Vendu à plusieurs milliers d’exemplaires, primé aux Pégases et coup de cœur de nombreux joueurs en 2025, Absolum s’était illustré l’année dernière comme un joli succès du jeu vidéo français. Malgré ce succès critique et commercial, on apprend que le studio d’animation Supamonks, qui avait travaillé avec Dotemu sur la direction artistique du jeu, a été placé en liquidation judiciaire et s’apprête à fermer. Alors que l’industrie du jeu vidéo n’a jamais été aussi lucrative, il faut croire que même les titres qui génèrent de l’argent ne suffisent pas à garantir la sécurité de leurs créateurs.
Deux industries interdépendantes
Le jeu vidéo et l’animation partagent des compétences et des outils, et évoluent dans les mêmes bassins d’emplois. En toute logique, les ponts entre les deux industries ne sont pas rares ! On pense évidemment à Ankama, à Fortiche Production (avec la série Arcane financée en partie par une entrée de Riot Games à son capital) ou au studio japonais Trigger à la tête de l’animation sur la série Cyberpunk: Edgerunner.

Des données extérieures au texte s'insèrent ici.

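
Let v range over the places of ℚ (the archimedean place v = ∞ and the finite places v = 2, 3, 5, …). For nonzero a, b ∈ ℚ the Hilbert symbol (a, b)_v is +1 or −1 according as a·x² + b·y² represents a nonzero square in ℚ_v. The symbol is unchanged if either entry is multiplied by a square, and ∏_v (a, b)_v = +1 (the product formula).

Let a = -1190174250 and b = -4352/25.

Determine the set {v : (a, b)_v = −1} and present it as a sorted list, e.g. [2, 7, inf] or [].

[2, 5, 19, inf]

(a, b) ≡ (-570, -17) mod (ℚ^×)²; places V = {2, 3, 5, 17, 19, ∞}.
(a,b)_2: α=1, β=8; u≡3, v≡7 (mod 8); ε(u)ε(v)=1·1, αω(v)=1·0, βω(u)=8·1; sum ≡ 1  ⇒  -1.
(a,b)_19: α=1, u≡8; β=0, v≡3 (mod 19); (8|19)=-1, (3|19)=-1; sign (−1)^0·-1^0·-1^1 = -1.
(a,b)_3: α=1, u≡2; β=0, v≡1 (mod 3); (2|3)=-1, (1|3)=+1; sign (−1)^0·-1^0·+1^1 = +1.
(a,b)_∞: sgn(-570)=−, sgn(-17)=−, so -1.
(a,b)_17: α=4, u≡13; β=1, v≡2 (mod 17); (13|17)=+1, (2|17)=+1; sign (−1)^0·+1^1·+1^4 = +1.
(a,b)_5: α=3, u≡1; β=-2, v≡3 (mod 5); (1|5)=+1, (3|5)=-1; sign (−1)^0·+1^-2·-1^3 = -1.
(-570, -17 / ℚ) ramifies at {2, 5, 19, ∞}: a division algebra.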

La création de directions artistiques, d’assets et d’animations est indispensable au jeu vidéo, mais leur production en interne peut coûter très cher (on rappelle que les fondateurs de MDHR ont dû hypothéquer leurs maisons pour payer les animateurs de Cuphead), et on voit de nombreux studios externaliser ces compétences. Que ce soit pour déléguer des cinématiques dignes d’un blockbuster à un géant du VFX ou pour faire appel à un studio d’animation pour une direction artistique, comme dans le cas d’Absolum, c’est une pratique courante dans l’industrie.
Dans ce cas, le studio d’animation externe touche une somme fixée au début du projet, et les rentrées d’argent restent identiques, peu importe si le jeu se vend à 10.000 ou à 500.000 exemplaires. Le studio endosse certes le risque financier, mais le prestataire doit alors retrouver un contrat équivalent, et la structure peut mettre la clé sous la porte si le carnet de commandes reste vide.
Une précarité qui touche tout le secteur créatif (et qui ne risque pas de s’arranger avec la démocratisation de l’IA générative…) : on se souvient de la polémique récente autour du studio Gunzilla Games, qui n’aurait pas payé ses animateurs freelances en temps et en heure, arguant de manière cynique qu’il ne s’agissait que de factures en retard et non de salaires non versés à des employés.
Un paradoxe à 200 milliards
On ne compte plus les annonces de fermeture de studios, de licenciements et de mouvements sociaux dans le secteur du jeu vidéo. Les travailleurs de l’animation semblent éprouver les mêmes difficultés. Pourtant, l’industrie mondiale du jeu vidéo n’a jamais eu autant de valeur financière, et vient même de franchir la barre des 200 milliards de chiffre d’affaires ! Des superprofits qui restent entre les mains des géants de la tech et du mobile, pendant les créatifs ou les studios de taille moyenne comme Dotemu et Supamonks sont écrasés.
En France, le CNC et le FAJV (Fonds d’Aide au Jeu Vidéo) ont permis à Absolum d’exister. Mais le cas de Supamonks prouve aussi les limites de ces financements publics, qui subventionnent la création d’une œuvre à un instant T, mais qui ne permettent pas la survie d’une entreprise si le marché s’effondre. Le coup de grâce est d’autant plus amer qu’une série animée Absolum était prévue et que Supamonks semblait promis à un bel avenir. La crise a été plus rapide que le projet.